Shortly before his death Schilling completed a further book giving a personal account of the development of industrial medicine over 60 years into a branch of medicine concerned to maximise the health and safety of everyone whilst at work. In A Challenging Life, to be published in December, he makes a special plea for the establishment of an occupational health service to cover all workers, like that recommended in 1985 by the International Labour Office and now provided in Finland.
Schilling's enthusiasm for occupational medicine and his concern that research in the subject should be conducted objectively and to the highest possible scientific standard will be a source of inspiration to all who work in the field for many years. It is not, however, only for his contributions to medicine that he will be remembered, but also for his personal qualities.
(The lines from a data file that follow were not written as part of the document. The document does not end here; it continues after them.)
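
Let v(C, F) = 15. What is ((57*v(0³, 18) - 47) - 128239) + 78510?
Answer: -48921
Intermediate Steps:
((57*v(0³, 18) - 47) - 128239) + 78510 = ((57*15 - 47) - 128239) + 78510 = ((855 - 47) - 128239) + 78510 = (808 - 128239) + 78510 = -127431 + 78510 = -48921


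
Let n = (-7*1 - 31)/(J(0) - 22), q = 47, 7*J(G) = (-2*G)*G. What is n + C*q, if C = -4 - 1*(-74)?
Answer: 36209/11 ≈ 3291.7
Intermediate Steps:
J(G) = -2*G²/7 (J(G) = ((-2*G)*G)/7 = (-2*G²)/7 = -2*G²/7)
C = 70 (C = -4 + 74 = 70)
n = 19/11 (n = (-7*1 - 31)/(-2/7*0² - 22) = (-7 - 31)/(-2/7*0 - 22) = -38/(0 - 22) = -38/(-22) = -38*(-1/22) = 19/11 ≈ 1.7273)
n + C*q = 19/11 + 70*47 = 19/11 + 3290 = 36209/11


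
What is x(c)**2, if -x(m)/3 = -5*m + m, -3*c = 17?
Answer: 4624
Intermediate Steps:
c = -17/3 (c = -1/3*17 = -17/3 ≈ -5.6667)
x(m) = 12*m (x(m) = -3*(-5*m + m) = -(-12)*m = 12*m)
x(c)**2 = (12*(-17/3))**2 = (-68)**2 = 4624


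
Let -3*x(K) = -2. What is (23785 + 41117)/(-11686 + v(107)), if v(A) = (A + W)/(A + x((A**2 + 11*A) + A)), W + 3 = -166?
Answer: -10481673/1887382 ≈ -5.5536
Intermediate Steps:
W = -169 (W = -3 - 166 = -169)
x(K) = 2/3 (x(K) = -1/3*(-2) = 2/3)
v(A) = (-169 + A)/(2/3 + A) (v(A) = (A - 169)/(A + 2/3) = (-169 + A)/(2/3 + A))
(23785 + 41117)/(-11686 + v(107)) = (23785 + 41117)/(-11686 + 3*(-169 + 107)/(2 + 3*107)) = 64902/(-11686 + 3*(-62)/(2 + 321)) = 64902/(-11686 + 3*(-62)/323) = 64902/(-11686 + 3*(1/323)*(-62)) = 64902/(-11686 - 186/323) = 64902/(-3774764/323) = 64902*(-323/3774764) = -10481673/1887382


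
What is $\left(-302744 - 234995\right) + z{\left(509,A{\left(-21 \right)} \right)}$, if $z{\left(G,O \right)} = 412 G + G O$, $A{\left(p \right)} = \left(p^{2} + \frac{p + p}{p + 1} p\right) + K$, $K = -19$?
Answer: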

No one who knew him will forget his unique combination of a commanding presence, gentleness, concern for others, and a highly developed sense of fun that made his company a constant delight.
Few things gave him greater pleasure than his election in 1996 to an honorary fellowship of his old medical school - now the United Medical and Dental School of Guy's and St Thomas' - and none was more fortunate in its outcome than his decision to abandon general practice for a salaried appointment in 1937. For it not only introduced him to industrial medicine, but it also made possible his outstandingly successful marriage, the 50th anniversary of which was celebrated in 1987 by a service of rededication at St Cross, Winchester.